"YOU can't wear more than one pair of shoes at a time," multi-millionaire, Mr Charles "Chuck" Feeney, told the New York Times this week. This was by way of explaining his charitable donations of more than $600 million (£375 million) to hospitals, universities and other needy bodies.
The extraordinary generosity of the Irish-American who made a fortune from duty free shops first made the front pages of the New York Times and then of newspapers on this side of the Atlantic when it was discovered that beneficiaries of the publicity-shy Mr Feeney include four Irish universities who have collectively received $30 million.
Such deep-pocketed philanthropy is understandably rare but donations of large sums of money by the mega rich, particularly to Irish educational institutions, are not unusual.
Tony O'Reilly's charitable contributions in Ireland are of generous proportions but don't quite rival Mr Feeney's. As founder of the Ireland Fund he has given millions of pounds to establish the organisation, as has his wife Chryss. He donated £2 million to Trinity College for the O'Reilly Institute of Technology and a further £2 million to UCD to fund the O'Reilly Hall.
The main difference between the two men's actions is obvious. Mr Feeney mostly gave anonymously - the story only came to light as a result of an impending court case. Dr O'Reilly's donations are very public and as such perhaps buy the businessman a kind of immortality.
Michael Smurfit is as publicly generous. In 1988 he gave O'Connell Street in Dublin the Millennium Fountain. Whether the city fully appreciates his £200,000 sculpture is quite another matter. UCD is certainly grateful for his £2.5 million for the Smurfit School of Business and Trinity his £1 million to establish the Smurfit Chair in Genetics.
Irish-American Donald Keough, who is the CEO of Coca Cola, gave £1 million to fund a chair at Trinity as did Sammy Nasr, an Iraqi-born graduate with fond memories of his alma mater. Dr Donald Panoz founder of the Elan Corporation has contributed heavily to the new School of Pharmacy in Trinity which will bear his name.

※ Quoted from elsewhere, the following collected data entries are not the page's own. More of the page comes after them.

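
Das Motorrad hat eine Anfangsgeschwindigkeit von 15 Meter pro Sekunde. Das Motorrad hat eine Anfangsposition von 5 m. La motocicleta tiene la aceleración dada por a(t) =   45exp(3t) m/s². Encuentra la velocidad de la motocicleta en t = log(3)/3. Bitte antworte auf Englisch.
To solve this, we need to take 1 antiderivative of our acceleration equation a(t) = 45·exp(3·t). Integrating acceleration and using the initial condition v(0) = 15, we get v(t) = 15·exp(3·t). Using v(t) = 15·exp(3·t) and substituting t = log(3)/3, we find v = 45.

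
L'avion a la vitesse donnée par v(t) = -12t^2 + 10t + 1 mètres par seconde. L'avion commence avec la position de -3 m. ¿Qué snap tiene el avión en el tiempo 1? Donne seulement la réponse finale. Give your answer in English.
The answer is 0.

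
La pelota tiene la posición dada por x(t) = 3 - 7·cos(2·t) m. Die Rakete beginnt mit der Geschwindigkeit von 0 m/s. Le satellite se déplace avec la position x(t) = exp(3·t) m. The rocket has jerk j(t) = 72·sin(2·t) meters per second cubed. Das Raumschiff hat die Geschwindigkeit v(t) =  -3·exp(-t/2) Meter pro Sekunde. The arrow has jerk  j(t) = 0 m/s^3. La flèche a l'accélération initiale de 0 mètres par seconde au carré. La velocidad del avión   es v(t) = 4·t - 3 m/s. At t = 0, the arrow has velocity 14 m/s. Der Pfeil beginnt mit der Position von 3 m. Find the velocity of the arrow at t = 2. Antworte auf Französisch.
Pour résoudre ceci, nous devons prendre 2 intégrales de notre équation du jerk j(t) = 0. En prenant ∫j(t)dt et en appliquant a(0) = 0, nous trouvons a(t) = 0. En intégrant l'accélération et en utilisant la condition initiale v(0) = 14, nous obtenons v(t) = 14. En utilisant v(t) = 14 et en substituant t = 2, nous trouvons v = 14.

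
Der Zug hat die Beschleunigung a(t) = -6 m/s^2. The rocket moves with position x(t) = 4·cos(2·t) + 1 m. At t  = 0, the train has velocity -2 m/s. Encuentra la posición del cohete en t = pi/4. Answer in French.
En utilisant x(t) = 4·cos(2·t) + 1 et en substituant t = pi/4, nous trouvons x = 1.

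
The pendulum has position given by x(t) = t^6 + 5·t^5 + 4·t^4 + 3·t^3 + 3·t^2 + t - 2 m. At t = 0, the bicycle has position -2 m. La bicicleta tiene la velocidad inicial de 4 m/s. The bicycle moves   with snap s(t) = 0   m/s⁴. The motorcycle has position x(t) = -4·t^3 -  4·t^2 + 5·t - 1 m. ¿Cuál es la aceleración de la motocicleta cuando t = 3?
Partiendo de la posición x(t) = -4·t^3 - 4·t^2 + 5·t - 1, tomamos 2 derivadas. La derivada de la posición da la velocidad: v(t) = -12·t^2 - 8·t + 5. Derivando la velocidad, obtenemos la aceleración: a(t) = -24·t - 8. De la ecuación de la aceleración a(t) = -24·t - 8, sustituimos t = 3 para obtener a = -80.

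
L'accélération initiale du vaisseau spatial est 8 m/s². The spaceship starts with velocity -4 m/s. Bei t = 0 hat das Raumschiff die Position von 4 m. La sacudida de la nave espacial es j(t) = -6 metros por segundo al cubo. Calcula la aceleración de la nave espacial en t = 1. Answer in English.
Starting from jerk j(t) = -6, we take 1 integral. The integral of jerk is acceleration. Using a(0) = 8, we get a(t) = 8 - 6·t. Using a(t) = 8 - 6·t and substituting t = 1, we find a = 2.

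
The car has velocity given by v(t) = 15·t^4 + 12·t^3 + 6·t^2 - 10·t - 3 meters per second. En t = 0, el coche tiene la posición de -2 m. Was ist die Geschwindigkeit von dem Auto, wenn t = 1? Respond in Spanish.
De la ecuación de la velocidad v(t) = 15·t^4 + 12·t^3 + 6·t^2 - 10·t - 3, sustituimos t = 1 para obtener v = 20.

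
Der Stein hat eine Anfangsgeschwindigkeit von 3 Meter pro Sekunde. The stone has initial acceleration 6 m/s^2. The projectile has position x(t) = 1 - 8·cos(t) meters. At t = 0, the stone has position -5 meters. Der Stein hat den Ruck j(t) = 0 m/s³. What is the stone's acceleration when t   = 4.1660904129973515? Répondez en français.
Nous devons intégrer notre équation du jerk j(t) = 0 1 fois. L'intégrale du jerk est l'accélération. En utilisant a(0) = 6, nous obtenons a(t) = 6. En utilisant a(t) = 6 et en substituant t = 4.1660904129973515, nous trouvons a = 6.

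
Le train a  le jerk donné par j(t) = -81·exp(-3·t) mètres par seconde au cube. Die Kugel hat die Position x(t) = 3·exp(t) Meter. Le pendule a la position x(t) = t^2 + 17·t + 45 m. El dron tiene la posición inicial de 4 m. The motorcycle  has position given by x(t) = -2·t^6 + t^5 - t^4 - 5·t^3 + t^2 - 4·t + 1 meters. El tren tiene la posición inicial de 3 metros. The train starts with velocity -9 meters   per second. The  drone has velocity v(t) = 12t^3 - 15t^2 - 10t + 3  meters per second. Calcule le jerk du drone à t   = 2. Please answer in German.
Wir müssen unsere Gleichung für die Geschwindigkeit v(t) = 12·t^3 - 15·t^2 - 10·t + 3 2-mal ableiten. Die Ableitung von der Geschwindigkeit ergibt die Beschleunigung: a(t) = 36·t^2 - 30·t - 10. Mit d/dt von a(t) finden wir j(t) = 72·t - 30. Aus der Gleichung für den Ruck j(t) = 72·t - 30, setzen wir t = 2 ein und erhalten j = 114.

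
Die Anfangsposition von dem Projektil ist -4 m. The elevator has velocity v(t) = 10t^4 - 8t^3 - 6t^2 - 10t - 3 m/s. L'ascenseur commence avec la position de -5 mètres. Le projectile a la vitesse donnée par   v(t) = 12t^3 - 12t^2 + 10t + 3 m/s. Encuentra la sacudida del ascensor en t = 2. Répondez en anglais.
Starting from velocity v(t) = 10·t^4 - 8·t^3 - 6·t^2 - 10·t - 3, we take 2 derivatives. Differentiating velocity, we get acceleration: a(t) = 40·t^3 - 24·t^2 - 12·t - 10. Taking d/dt of a(t), we find j(t) = 120·t^2 - 48·t - 12. From the given jerk equation j(t) = 120·t^2 - 48·t - 12, we substitute t = 2 to get j = 372.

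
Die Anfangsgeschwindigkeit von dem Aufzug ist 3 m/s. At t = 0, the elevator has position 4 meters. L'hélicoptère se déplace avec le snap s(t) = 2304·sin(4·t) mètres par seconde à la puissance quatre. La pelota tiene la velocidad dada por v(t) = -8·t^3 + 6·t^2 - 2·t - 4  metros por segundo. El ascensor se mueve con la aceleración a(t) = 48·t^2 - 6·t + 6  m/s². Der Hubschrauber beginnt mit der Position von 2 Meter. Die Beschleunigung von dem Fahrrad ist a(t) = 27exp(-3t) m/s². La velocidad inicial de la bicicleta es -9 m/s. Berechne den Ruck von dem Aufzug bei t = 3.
Ausgehend von der Beschleunigung a(t) = 48·t^2 - 6·t + 6, nehmen wir 1 Ableitung. Durch Ableiten von der Beschleunigung erhalten wir den Ruck: j(t) = 96·t - 6. Wir haben den Ruck j(t) = 96·t - 6. Durch Einsetzen von t = 3: j(3) = 282.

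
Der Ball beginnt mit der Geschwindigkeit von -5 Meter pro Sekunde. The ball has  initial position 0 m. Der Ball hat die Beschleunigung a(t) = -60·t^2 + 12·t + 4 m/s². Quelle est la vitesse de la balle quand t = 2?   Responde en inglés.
Starting from acceleration a(t) = -60·t^2 + 12·t + 4, we take 1 integral. The integral of acceleration, with v(0) = -5, gives velocity: v(t) = -20·t^3 + 6·t^2 + 4·t - 5. We have velocity v(t) = -20·t^3 + 6·t^2 + 4·t - 5. Substituting t = 2: v(2) = -133.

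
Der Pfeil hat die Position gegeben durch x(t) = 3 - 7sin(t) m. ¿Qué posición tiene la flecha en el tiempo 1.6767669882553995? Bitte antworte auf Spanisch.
De la ecuación de la posición x(t) = 3 - 7·sin(t), sustituimos t = 1.6767669882553995 para obtener x = -3.96073253391331.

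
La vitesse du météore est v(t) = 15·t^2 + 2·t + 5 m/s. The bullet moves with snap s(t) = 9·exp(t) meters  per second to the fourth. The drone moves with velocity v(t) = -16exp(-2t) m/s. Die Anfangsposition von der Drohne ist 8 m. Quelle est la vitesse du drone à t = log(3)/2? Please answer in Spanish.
Tenemos la velocidad v(t) = -16·exp(-2·t). Sustituyendo t = log(3)/2: v(log(3)/2) = -16/3.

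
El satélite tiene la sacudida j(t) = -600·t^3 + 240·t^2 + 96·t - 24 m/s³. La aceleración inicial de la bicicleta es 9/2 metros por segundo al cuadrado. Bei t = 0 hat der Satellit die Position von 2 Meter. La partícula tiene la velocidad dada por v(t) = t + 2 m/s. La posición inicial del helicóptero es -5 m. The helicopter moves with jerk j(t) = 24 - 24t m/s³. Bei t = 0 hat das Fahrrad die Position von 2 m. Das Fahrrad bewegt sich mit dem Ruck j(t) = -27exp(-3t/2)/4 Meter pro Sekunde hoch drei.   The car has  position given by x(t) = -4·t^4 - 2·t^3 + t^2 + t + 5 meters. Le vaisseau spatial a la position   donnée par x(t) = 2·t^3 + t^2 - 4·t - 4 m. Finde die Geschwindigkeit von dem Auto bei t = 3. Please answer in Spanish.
Debemos derivar nuestra ecuación de la posición x(t) = -4·t^4 - 2·t^3 + t^2 + t + 5 1 vez. Tomando d/dt de x(t), encontramos v(t) = -16·t^3 - 6·t^2 + 2·t + 1. De la ecuación de la velocidad v(t) = -16·t^3 - 6·t^2 + 2·t + 1, sustituimos t = 3 para obtener v = -479.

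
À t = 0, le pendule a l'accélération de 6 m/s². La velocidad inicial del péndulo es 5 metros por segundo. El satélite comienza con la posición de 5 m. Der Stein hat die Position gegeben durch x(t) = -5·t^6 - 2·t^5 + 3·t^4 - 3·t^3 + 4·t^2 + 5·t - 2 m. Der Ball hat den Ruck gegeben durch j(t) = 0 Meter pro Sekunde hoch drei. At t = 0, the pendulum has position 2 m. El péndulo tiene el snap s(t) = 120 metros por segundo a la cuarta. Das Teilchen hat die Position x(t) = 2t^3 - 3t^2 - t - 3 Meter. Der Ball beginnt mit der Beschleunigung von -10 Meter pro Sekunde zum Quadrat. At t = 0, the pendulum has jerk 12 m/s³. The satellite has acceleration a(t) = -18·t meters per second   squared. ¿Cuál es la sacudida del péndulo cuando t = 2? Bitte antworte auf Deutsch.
Wir müssen die Stammfunktion unserer Gleichung für den Snap s(t) = 120 1-mal finden. Durch Integration von dem Snap und Verwendung der Anfangsbedingung j(0) = 12, erhalten wir j(t) = 120·t + 12. Wir haben den Ruck j(t) = 120·t + 12. Durch Einsetzen von t = 2: j(2) = 252.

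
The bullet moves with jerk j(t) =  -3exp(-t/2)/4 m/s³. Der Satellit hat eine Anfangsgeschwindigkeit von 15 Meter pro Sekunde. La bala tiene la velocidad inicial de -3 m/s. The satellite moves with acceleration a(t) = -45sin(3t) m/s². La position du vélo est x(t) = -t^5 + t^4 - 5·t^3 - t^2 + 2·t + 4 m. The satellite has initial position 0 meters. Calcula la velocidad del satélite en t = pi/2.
Para resolver esto, necesitamos tomar 1 integral de nuestra ecuación de la aceleración a(t) = -45·sin(3·t). La antiderivada de la aceleración es la velocidad. Usando v(0) = 15, obtenemos v(t) = 15·cos(3·t). Usando v(t) = 15·cos(3·t) y sustituyendo t = pi/2, encontramos v = 0.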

Lady Normamby donated £1 million to the college in memory of her father Lord Moyne.
In 1996 the Ireland Fund collected £6.5 million with donations that included several hundred thousand pounds from Irish-American millionaire, Tom Tracy, who has made it big in autoparts in San Francisco.
However, the Fund's biggest single donation wasn't from an Irish person at all. Lew Glucksman, a New York-based financier and corporate banker gave £1.3 million - the year before he gave £3 million which went to the University of Limerick.
Racehorse owner. Sheikh Mohammed Maktoum, is known to be generous where donating to charity is concerned. Most of his donations are anonymous but one that did make the headlines was his donation of the £338,350 prize money he won at the 1995 Budweiser Irish Derby to the St Vincent de Paul and other local Kildare charities.
Cultural institutions benefit hugely from private donations. George Bernard Shaw's bequest of a third of his royalties to the National Gallery of Ireland has amounted to nearly £4 million and the gallery's single biggest donation was the multi-million pound Alfred Beit Collectiont.